Des stratégies diverses pour limiter les coûts
Une donnée semble néanmoins véritablement internationale : afin de contenir les coûts de ces litiges, les services juridiques ont pris le parti de davantage transférer le travail en interne (59 % des réponses) et tentent de mieux équilibrer le travail envoyé aux cabinets d’avocats (52 %) et aux fournisseurs de services gérés (35 %). C’est particulièrement édifiant dans les secteurs de l’énergie, de la santé et de l’assurance. Pour sélectionner leur avocat, les répondants misent sur l’expertise sectorielle ou géographique (46 %), les relations qu’ils entretiennent avec lui (27 %). Le prix arrive en troisième position, mais loin derrière (9 %). Si les directions juridiques ont vocation à davantage internaliser le traitement des contentieux, elles n’ont pas pour autant l’ambition de doubler la taille de leur service. D’autant plus que recruter en cabinet est de plus en plus difficile pour les entreprises, principalement en raison du niveau de rémunération des avocats qui devient pharaonique. « Un avocat ayant 4 à 5 ans d’expérience dans un cabinet américain va demander 140 000 € par an + 20 % de bonus », a glissé un directeur juridique lors d’une enquête menée par la LJA en mai dernier1. C’est pourquoi, les entreprises misent sur la technologie pour réduire leurs coûts.

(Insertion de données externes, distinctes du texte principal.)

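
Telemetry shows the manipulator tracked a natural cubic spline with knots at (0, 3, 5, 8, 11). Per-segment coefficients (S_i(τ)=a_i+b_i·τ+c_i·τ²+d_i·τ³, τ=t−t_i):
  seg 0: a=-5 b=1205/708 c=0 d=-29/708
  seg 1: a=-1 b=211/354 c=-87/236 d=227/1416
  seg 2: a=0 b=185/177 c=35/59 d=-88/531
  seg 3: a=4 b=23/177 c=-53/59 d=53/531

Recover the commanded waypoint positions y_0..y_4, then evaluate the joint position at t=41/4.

y_0 = S_0(0) = a_0 = -5
y_1 = S_1(0) = a_1 = -1
y_2 = S_2(0) = a_2 = 0
y_3 = S_3(0) = a_3 = 4
y_4 = S_3(3) = -1
t_q=41/4 is in segment 3 (τ=9/4); S_3(τ)=3329/3776

y_0=-5 y_1=-1 y_2=0 y_3=4 y_4=-1
S(41/4) = 3329/3776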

Le recours aux nouvelles technologies pour faciliter le travail d’analyse des équipes
L’innovation technologique ou l’intelligence artificielle sont encore des voies peu utilisées par les services juridiques pour économiser de l’argent. Pourtant, 39 % des personnes interrogées déclarent vouloir utiliser les techniques d’évaluation précoce des litiges dans leur travail d’analyse des risques contentieux. De la même manière, des technologies avancées permettant de faire le tri dans la multitude de données de l’entreprise, notamment dans le cadre d’une enquête interne, sont vivement souhaitées par les services. Poussant même plus loin la réflexion, l’enquête révèle que près de la moitié des professionnels juridiques d’entreprise (47 %) estiment que l’adoption de la technologie est la principale compétence non juridique requise pour la prochaine génération de juristes. Quelque 85 % des répondants déclarent que les juristes d’entreprise doivent comprendre l’impact des nouvelles technologies sur le travail juridique et 56 % s’attendent à ce que les besoins technologiques de leur service augmentent d’ici un an. La même proportion estime d’ailleurs qu’il conviendrait de créer une collaboration plus étroite entre le département juridique et la direction des services informatiques.